Pitzer College will adopt a completely test-blind admission policy beginning with the fall 2022 admission cycle, the school announced last week.

Pitzer has long led a movement in higher education to reduce the influence of test scores, becoming the first college on the West Coast to introduce a test-optional policy in 2003. But under the new approach, which will last for at least three years, students’ SAT and ACT admissions scores will be ignored altogether. 

Test-blind policies and pilots have gained traction in recent months: where just three colleges took the stance a year ago, at least 60 have now adopted or begun testing the approach, according to Inside Higher Ed. And, largely spurred by the pandemic, more than two-thirds of U.S. colleges and universities have made test scores optional or irrelevant for this fall’s admissions cycle.

“The elimination of standardized test scores from our review process entirely has the potential to send a strong message about equity, access, inclusivity, and excellence,” Vice President for Admission and Financial Aid Yvonne Berumen PZ ’97 said in a statement announcing the move.

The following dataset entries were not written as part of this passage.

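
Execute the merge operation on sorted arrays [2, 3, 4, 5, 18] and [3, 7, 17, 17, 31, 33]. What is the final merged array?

Merging process:

Compare 2 vs 3: take 2 from left. Merged: [2]
Compare 3 vs 3: take 3 from left. Merged: [2, 3]
Compare 4 vs 3: take 3 from right. Merged: [2, 3, 3]
Compare 4 vs 7: take 4 from left. Merged: [2, 3, 3, 4]
Compare 5 vs 7: take 5 from left. Merged: [2, 3, 3, 4, 5]
Compare 18 vs 7: take 7 from right. Merged: [2, 3, 3, 4, 5, 7]
Compare 18 vs 17: take 17 from right. Merged: [2, 3, 3, 4, 5, 7, 17]
Compare 18 vs 17: take 17 from right. Merged: [2, 3, 3, 4, 5, 7, 17, 17]
Compare 18 vs 31: take 18 from left. Merged: [2, 3, 3, 4, 5, 7, 17, 17, 18]
Append remaining from right: [31, 33]. Merged: [2, 3, 3, 4, 5, 7, 17, 17, 18, 31, 33]

Final merged array: [2, 3, 3, 4, 5, 7, 17, 17, 18, 31, 33]
Total comparisons: 9

The merged array is [2, 3, 3, 4, 5, 7, 17, 17, 18, 31, 33], requiring 9 comparisons. The merge step runs in O(n) time where n is the total number of elements.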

Pitzer says removing tests from the admissions mix will help level the playing field because the scores better reflect socioeconomic status than academic potential. Many studies over the last decade have established correlation between wealth and testing achievement.

In recent years, more than 40 percent of Pitzer’s applicants chose not to submit test scores with their application, the college said. The new policy’s three year pilot aims to assess “the policy’s impact on the applicant pool, admissions, demographic characteristics, and the goal to enhance equity and access, among other factors,” according to the statement.

All of the 5Cs are at least test-optional for the coming admissions cycle. Last March, Scripps College became the second 5C to permanently nix testing requirements.